Track two, “Shameplant,” also served as the album’s second single. Maybe it’s the ‘plant’ tie-in or the guitar line, but this song sounds downright Oso Oso-esque in the best way possible. Despite the sunny and upbeat instrumental, this song finds Cordes questioning whether or not he can care for himself, let alone anyone (or anything) else. “Can’t expect to grow a garden and expect on only rain,” he sings over a brustling emo riff, articulating a beautifully poetic notion on self-sustainability (or lack thereof) that evokes the same sentiments as early Wonder Years songs.

Other tracks like “Fragile” and “George” weave personal tales of relationships and life experiences around instrumental beds that all glisten and shimmer in unique ways. Some tracks like “All Days Just End” feel like hyper-poignant reflections on life in quarantine, meanwhile “Tunneling” addresses general anxieties in a digestible way that feels both accurate yet approachable.

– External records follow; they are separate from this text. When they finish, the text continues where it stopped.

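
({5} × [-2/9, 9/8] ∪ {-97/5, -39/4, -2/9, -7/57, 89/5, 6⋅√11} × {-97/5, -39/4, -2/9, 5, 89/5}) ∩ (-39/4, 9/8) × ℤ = {-2/9, -7/57} × {5}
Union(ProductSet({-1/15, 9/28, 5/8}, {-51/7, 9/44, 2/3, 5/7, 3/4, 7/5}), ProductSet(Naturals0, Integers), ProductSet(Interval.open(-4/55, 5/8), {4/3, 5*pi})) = Union(ProductSet({-1/15, 9/28, 5/8}, {-51/7, 9/44, 2/3, 5/7, 3/4, 7/5}), ProductSet(Interval.open(-4/55, 5/8), {4/3, 5*pi}), ProductSet(Naturals0, Integers))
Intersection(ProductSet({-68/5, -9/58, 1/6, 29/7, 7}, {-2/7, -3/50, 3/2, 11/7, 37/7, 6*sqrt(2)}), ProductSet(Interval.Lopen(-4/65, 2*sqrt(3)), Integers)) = EmptySet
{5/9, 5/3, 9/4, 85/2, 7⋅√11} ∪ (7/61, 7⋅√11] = (7/61, 7⋅√11] ∪ {85/2}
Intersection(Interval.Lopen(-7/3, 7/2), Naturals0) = Range(0, 4, 1)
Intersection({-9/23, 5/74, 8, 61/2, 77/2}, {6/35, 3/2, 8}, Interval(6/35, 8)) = {8}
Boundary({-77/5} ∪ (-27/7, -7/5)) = {-77/5, -27/7, -7/5}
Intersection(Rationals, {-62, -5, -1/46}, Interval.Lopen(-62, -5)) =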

Aside from beautiful writing that effortlessly rises to your level and connects with you upon first listen, almost all of the tracks on Ground Aswim feel unique and contain moments that make them feel distinct from the songs that came before or after. There’s a far-off tunnel-vision projection effect on “Fragile,” a biting hypnotic drumbeat on “Birdseye,” and a wonderfully dynamic build on “Tunneling.” There’s a weird Peaer-esque mathy breakdown on “A Must While So Near” and a lavish steel guitar alongside discretely double-tracked vocals on “Guest In Your Life.” There’s a wealth of sounds to feast upon in this record, and the best part is they’re all still cohesive and fit within the world of the album

What strikes me most about Ground Awsim is the level of restraint deployed on these songs. “Ringing” features only Cordes, his guitar, and a little bit of reverb, yet he’s able to create a piece that’s emotionally-resonant where his words are first and forefront, emotions laid bare before the listener. It’s downright Julien Baker-esque in its economy of instrumentation, and that makes the whole song more memorable and heavy-hitting as a result.

This restraint pays off fully in “Antechamber,” the precious and aching album closer that begins as a slow build but gradually simmers into an affirming meditative repetition over the course of its six winding minutes. Recorded in a single take, “Antechamber” feels ornate and detailed, yet lived-in and authentic. It’s a pitch-perfect note to end the album on and leaves the listener continuing to feel its effects hours later. 

Ground Aswim is the antidote to 2020: it’s precious, careful, empathetic, thoughtful, and sensitive. At times it’s mournful and sentimental, but those are not necessarily bad things to lose touch of either. As the world outside turns colder, more bitter, and continues to tear itself apart, it’s a relief to have the shores of Ground Aswim to point ourselves to as we paddle toward calmer waters.